Le projet même de ce film, et le destin de Mohammad Rasoulof, forcé de quitter son pays à pied pour échapper aux répressions du régime, et qui arrive en Europe à temps pour présenter son film à Cannes… Ce contexte donnait une furieuse envie de l’aimer, ce film. C’est rien de dire que c’est le cas : plus encore que son précédent long métrage, Les Graines du figuier sauvage (titre sublime) est une merveille de cinéma, un film à la fois frontal et allégorique absolument magnifique.
En y repensant quelques heures après être sorti de la salle, deux détails s’imposent et surprennent. D’abord, le film dure 2h46, ce qui semble incroyable tant l’expérience est immersive et semble condensée. Ensuite, la très grande majorité du métrage se résume à une espèce de huis clos (dans plusieurs lieux : un appartement en ville, puis une maison de campagne, enfin une ville en ruines) entre les quatre membres d’une même famille.
Le père, la mère, et leurs deux filles. Et une petite poignée d’autres personnages qui n’apparaissent au fond que brièvement. Pourtant, on sort du film avec la sensation d’avoir vu une grande fresque sur l’histoire en marche de tout un pays. Ce qu’est le film, au fond, mais concentré sur une famille dont on ne voit d’abord que le confort bourgeois, et les liens si forts et sincères qui les unissent.
Ils s’aiment, ces quatre là, c’est flagrant. Et la vie qu’ils mènent derrière les murs de ce bel appartement n’est pas loin de ressembler aux nôtres : on parle, on mange, on passe du temps sur son téléphone ou devant la télé, on rêve d’une maison plus grande… Bref, on vit, sans que rien ne vienne troubler ce bel équilibre.
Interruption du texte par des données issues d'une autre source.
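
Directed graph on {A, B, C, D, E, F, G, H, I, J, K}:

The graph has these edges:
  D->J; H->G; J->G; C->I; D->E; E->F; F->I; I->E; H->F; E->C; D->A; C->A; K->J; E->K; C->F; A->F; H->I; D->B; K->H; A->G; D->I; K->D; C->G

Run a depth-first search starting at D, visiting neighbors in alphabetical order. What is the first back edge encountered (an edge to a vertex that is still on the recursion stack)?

C→A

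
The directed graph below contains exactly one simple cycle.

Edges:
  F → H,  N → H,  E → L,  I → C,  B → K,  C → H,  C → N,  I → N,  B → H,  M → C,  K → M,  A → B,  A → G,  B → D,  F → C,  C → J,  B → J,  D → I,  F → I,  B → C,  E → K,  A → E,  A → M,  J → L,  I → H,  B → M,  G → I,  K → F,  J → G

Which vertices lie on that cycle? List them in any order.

C, G, I, J

DFS with gray/black marking from J:
J gray
  G gray
    I gray
      N gray
        H gray
        H black
      N black
      I→H: H black — skip
      C gray
        C→J: J is gray → back edge
Back edge closes the cycle J → G → I → C → J; its vertices are {C, G, I, J}.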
Bien sûr, il y a ce voile que les femmes doivent enfiler avant de sortir : très serré pour la mère, un peu plus lâche pour les deux grandes filles. Il y a aussi cette manière dont la mère arrondit constamment les angles pour son mari, ouvertement tournée vers ses désirs à lui, et sur l’harmonie de sa famille. Et il y a ces propos flirtant avec le libertarisme que commencent à tenir les filles. La faute à leurs fréquentations étudiantes, sans doute…
« Ça leur passera », assure le père, tout à sa promotion : il vient d’être nommé « enquêteur », la dernière marche avant de devenir juge du tribunal révolutionnaire. En d’autres termes, mais il ne le découvre qu’une fois en poste : son boulot désormais, c’est de signer les arrêtés envoyant les accusés à la mort. Ce qu’il a bien du mal à assumer. Dans un premier temps en tout cas.
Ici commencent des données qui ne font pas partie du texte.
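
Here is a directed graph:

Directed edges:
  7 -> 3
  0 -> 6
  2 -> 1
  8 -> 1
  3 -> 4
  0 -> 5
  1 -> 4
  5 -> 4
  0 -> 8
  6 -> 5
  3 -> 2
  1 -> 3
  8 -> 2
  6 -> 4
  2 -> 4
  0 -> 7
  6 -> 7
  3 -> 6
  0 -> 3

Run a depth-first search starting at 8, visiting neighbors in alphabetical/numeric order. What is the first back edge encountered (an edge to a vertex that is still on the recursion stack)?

2→1

DFS from 8 (visiting neighbors in alphabetical/numeric order); mark gray on enter, black on exit:
8 gray
  1 gray
    3 gray
      2 gray
        2→1: 1 is gray → back edge
First back edge: 2 → 1.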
En filmant cette famille tiraillée entre deux visions de la société, Rasoulof donne corps aux tourments hallucinants de son pays, qu’il ausculte sans jamais céder à la facilité. Parce que, en dépit des réalités de son job, malgré les aspirations des jeunes, le lien qui unit cette famille demeure, tenu à bout de bras et de dévouement par cette mère qui semble si forte, mais qu’on sent totalement tiraillée.
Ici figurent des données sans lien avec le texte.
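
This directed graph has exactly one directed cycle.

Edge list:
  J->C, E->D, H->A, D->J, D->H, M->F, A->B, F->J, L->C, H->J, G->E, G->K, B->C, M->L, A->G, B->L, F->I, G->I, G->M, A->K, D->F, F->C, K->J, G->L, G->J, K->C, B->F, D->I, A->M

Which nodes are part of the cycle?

DFS with gray/black marking from A:
A gray
  B gray
    L gray
      C gray
      C black
    L black
    F gray
      J gray
        J→C: C black — skip
      J black
      I gray
      I black
      F→C: C black — skip
    F black
    B→C: C black — skip
  B black
  K gray
    K→J: J black — skip
    K→C: C black — skip
  K black
  G gray
    G→L: L black — skip
    G→I: I black — skip
    G→K: K black — skip
    M gray
      M→F: F black — skip
      M→L: L black — skip
    M black
    G→J: J black — skip
    E gray
      D gray
        D→I: I black — skip
        H gray
          H→A: A is gray → back edge
Back edge closes the cycle A → G → E → D → H → A; its vertices are {A, D, E, G, H}.

A, D, E, G, H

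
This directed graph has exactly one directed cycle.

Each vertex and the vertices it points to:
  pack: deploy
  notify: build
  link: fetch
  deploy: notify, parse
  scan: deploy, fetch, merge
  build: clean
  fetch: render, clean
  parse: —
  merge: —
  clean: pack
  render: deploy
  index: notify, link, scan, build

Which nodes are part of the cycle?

DFS with gray/black marking from notify:
notify gray
  build gray
    clean gray
      pack gray
        deploy gray
          deploy→notify: notify is gray → back edge
Back edge closes the cycle notify → build → clean → pack → deploy → notify; its vertices are {pack, build, clean, deploy, notify}.

pack, build, clean, deploy, notify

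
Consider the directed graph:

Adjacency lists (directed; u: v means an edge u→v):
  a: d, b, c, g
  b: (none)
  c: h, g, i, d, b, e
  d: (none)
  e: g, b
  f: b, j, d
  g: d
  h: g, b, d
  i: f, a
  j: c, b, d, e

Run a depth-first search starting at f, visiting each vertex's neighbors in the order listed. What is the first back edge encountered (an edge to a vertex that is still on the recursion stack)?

i→f

DFS from f (visiting each vertex's neighbors in the order listed); mark gray on enter, black on exit:
f gray
  b gray
  b black
  j gray
    c gray
      h gray
        g gray
          d gray
          d black
        g black
        h→b: b black — skip
        h→d: d black — skip
      h black
      c→g: g black — skip
      i gray
        i→f: f is gray → back edge
First back edge: i → f.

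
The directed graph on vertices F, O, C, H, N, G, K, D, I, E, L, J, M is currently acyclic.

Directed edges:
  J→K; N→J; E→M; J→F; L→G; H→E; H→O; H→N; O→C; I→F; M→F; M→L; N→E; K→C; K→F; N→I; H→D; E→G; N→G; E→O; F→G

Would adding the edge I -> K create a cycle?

Adding I→K creates a cycle iff K can already reach I.
Explore from K: no path reaches I. The graph stays acyclic.

No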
Un événement vient tout bousculer : la disparition de l’arme de service du père, et le soupçon qui s’installe autour de l’identité du voleur, forcément un membre de la famille. Cette disparition met en place plus qu’un trouble, un véritable malaise, et bientôt une rupture radicale, à la fois dans le ton et dans le décor.
Loin de Téhéran, le contexte historique en marche disparaît. La situation du pays et son destin se résument à cette famille si unie transformée en anti-héros d’une espèce de film noir (et gorgée de soleil), non pas autour d’un mystérieux trésor, mais d’une prise de conscience, de cette volonté enfin revendiquée de ne plus s’asseoir devant l’homme dominant. De résister, et de vivre.
C’est fort, c’est beau, c’est plein de vie et d’un fol espoir. Les Graines du figuier sauvage, dont on espère qu’il n’est pas le dernier film iranien de Rasoulof, est un chef d’œuvre, le genre de (grands) films dont on se dit que, peut-être, ils peuvent changer le monde. A défaut, il restera un grand moment de cinéma.